When the door opens, I am snapped out of my thoughts, and Stella walks in.

"I'm sorry for the interruption. I wanted to inform you that Mr. Raymond is here for his paintings," she says.

"Great. You can clear it with him and tell him I got his mail last night," I tell Stella. Stella nods before walking out of the room.

“Stella, would you please get me the supplies for my paints and the new set of brushes I asked you to order?” I request.

"Sure, they are on the way. I contacted Henshaw about it. He said he will send it before the end of today," Stella says. I pretend not to notice Phebe’s persistent stare.

“Great. Thank you, Stella. That will be all.”

Stella exits, but she is the least of my concerns. The only person who concerns me now is the woman seated across from me. My nemesis. I stare at her, unsure of what to do with her.
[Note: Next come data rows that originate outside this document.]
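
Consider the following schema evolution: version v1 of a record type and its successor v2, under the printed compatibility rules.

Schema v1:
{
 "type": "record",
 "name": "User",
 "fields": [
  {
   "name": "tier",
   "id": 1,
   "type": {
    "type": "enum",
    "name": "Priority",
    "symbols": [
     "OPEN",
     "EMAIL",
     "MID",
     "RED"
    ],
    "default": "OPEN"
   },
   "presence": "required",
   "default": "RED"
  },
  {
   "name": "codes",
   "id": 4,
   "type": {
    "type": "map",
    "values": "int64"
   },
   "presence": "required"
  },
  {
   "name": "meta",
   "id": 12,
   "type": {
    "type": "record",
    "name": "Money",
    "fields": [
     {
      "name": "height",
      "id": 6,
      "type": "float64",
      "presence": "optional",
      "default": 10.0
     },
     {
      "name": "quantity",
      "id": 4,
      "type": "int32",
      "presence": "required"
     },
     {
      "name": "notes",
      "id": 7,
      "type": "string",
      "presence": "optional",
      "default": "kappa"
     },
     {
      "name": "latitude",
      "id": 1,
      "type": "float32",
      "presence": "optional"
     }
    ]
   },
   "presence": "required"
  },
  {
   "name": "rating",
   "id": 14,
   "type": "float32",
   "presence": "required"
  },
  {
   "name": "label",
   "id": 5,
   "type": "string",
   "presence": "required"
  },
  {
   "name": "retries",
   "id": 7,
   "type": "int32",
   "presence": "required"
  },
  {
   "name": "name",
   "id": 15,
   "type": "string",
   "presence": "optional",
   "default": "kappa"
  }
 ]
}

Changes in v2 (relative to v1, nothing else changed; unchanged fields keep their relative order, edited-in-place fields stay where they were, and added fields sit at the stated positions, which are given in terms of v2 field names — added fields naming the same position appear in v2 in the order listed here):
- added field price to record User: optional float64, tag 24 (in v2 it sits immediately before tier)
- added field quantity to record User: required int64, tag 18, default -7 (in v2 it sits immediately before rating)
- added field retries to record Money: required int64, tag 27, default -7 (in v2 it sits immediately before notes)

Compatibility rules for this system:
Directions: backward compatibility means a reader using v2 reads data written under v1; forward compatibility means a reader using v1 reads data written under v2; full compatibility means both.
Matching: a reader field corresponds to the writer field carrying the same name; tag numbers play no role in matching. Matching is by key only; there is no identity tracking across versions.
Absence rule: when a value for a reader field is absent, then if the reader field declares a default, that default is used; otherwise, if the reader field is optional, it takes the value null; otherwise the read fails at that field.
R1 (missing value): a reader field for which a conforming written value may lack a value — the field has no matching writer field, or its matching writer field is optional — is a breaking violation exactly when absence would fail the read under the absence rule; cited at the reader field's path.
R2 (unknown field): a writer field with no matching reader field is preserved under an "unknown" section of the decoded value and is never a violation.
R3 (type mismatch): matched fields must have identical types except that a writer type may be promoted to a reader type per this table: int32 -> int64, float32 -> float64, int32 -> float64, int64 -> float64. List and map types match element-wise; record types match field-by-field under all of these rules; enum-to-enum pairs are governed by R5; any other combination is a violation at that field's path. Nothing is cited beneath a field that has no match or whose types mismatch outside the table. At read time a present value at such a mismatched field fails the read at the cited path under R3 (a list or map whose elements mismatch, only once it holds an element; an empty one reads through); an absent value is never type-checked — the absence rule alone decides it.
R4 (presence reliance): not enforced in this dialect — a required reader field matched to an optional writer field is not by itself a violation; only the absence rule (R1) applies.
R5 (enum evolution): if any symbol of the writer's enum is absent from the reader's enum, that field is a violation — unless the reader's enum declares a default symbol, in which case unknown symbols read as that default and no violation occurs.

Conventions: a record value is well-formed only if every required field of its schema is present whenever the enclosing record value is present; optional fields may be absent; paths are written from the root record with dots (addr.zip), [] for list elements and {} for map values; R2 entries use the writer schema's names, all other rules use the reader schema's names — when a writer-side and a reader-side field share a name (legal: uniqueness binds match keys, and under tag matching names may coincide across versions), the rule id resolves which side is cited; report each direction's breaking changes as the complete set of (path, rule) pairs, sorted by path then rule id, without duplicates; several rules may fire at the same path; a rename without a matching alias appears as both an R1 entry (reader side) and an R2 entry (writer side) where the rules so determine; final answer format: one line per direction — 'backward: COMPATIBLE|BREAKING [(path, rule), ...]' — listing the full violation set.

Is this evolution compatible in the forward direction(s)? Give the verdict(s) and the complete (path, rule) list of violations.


forward: COMPATIBLE []

arrows below run writer -> reader for User
forward on User — v1 reading data written by v2:
  tier: Priority -> Priority, writer required; from tier
  codes: map<string, int64> -> map<string, int64>, writer required; from codes
  meta: Money -> Money, writer required; from meta
  rating: float32 -> float32, writer required; from rating
  label: string -> string, writer required; from label
  retries: int32 -> int32, writer required; from retries
  name: string -> string, writer optional; from name
  price (writer side), unknown to reader
  quantity (writer side), unknown to reader
  meta.height: float64 -> float64, writer optional; from meta.height
  meta.quantity: int32 -> int32, writer required; from meta.quantity
  meta.notes: string -> string, writer optional; from meta.notes
  meta.latitude: float32 -> float32, writer optional; from meta.latitude
  meta.retries (writer side), unknown to reader
  nothing fires on User: forward is COMPATIBLE
diffs on User not affecting the asked answer:
  added field retries to record Money: required int64, tag 27, default -7 (in v2 it sits immediately before notes) -> fires no rule on User, leaving the asked answer as it is
  added field price to record User: optional float64, tag 24 (in v2 it sits immediately before tier) -> fires no rule on User, leaving the asked answer as it is
  added field quantity to record User: required int64, tag 18, default -7 (in v2 it sits immediately before rating) -> fires no rule on User, leaving the asked answer as it is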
I feel guilty for being cold to her, all because I was angry with myself. I don’t want a woman to have the same impact on me as my mother had on my father. I know where it will end, disaster. Her alluring beauty will make it difficult to focus on work from that moment on. I know it is going to be hard days ahead. The person who I’ve been unable to take off my mind has ended up as my PA. Surely, the universe must be playing a joke on me.

“Will that be all?” She asks.

“We will be leaving in three days; that should be enough for you to prepare, am I right?” I add. Her eyes widen slightly, but I pretend not to notice.

"Okay, I guess we will see then," she says. Her soft voice tugs at my heart. A part of me is curious about the woman sitting across from me but the other part reminds me of how I got burned once already. She slowly stands before leaving. Her voluptuous curves beckon at me as she walks to the door.I almost let out a groan as her hips sway with her movements. She’s more stunning than I can remember. I notice an added radiance to her that I can’t pinpoint.How can someone be so perfect?

“Damn it,” I mutter as she leaves my office. However, her lingering scent is enough to torment me in her absence.

I will get her out of my mind, Ithink as I open the first file my hand laid on. I know there will be hell in the coming days because all I can see are images of her in my bed. I need to act fast. Immediately, I press the intercom.

"Jeffrey," Stella answers on the first ring.

"Stella, please, I need you to deliver a message for me," I instruct her.

"Okay, what do you want me to do?"

"I'll send the details to you," I reply. This is for the best.

I curse myself for ignoring the heartbreak she had caused me. So many questions linger - why she left without a goodbye, where her husband is, and countless others. I think about how Phebe acts like she did nothing wrong. Deep down, I knew she would grow into a beautiful woman, but I hadn’t expected her to be this stunning. I'm even more perplexed by my attraction to her. She is still the only woman I desire with this much intensity even after all these years. The bad news is that I can’t have her. I need to remind myself of the complications involved and wonder if I made a mistake in agreeing to this arrangement. No, I won't let her deter me. I'll handle this my way.

* * *

"I can't believeyou actually made time for us. It's been a while since you did something sweet like this for me," Mildred says, smiling coyly at me.

"You're making it sound like I don't try to make time for us," I respond. I hate it when Mildred whines like this. However, she’s the only person I could think of who might help me get rid of Phebe completely from my mind. Perhaps, if I channel my attention to her enough, I won't have to worry about Phebe, especially during this coming trip.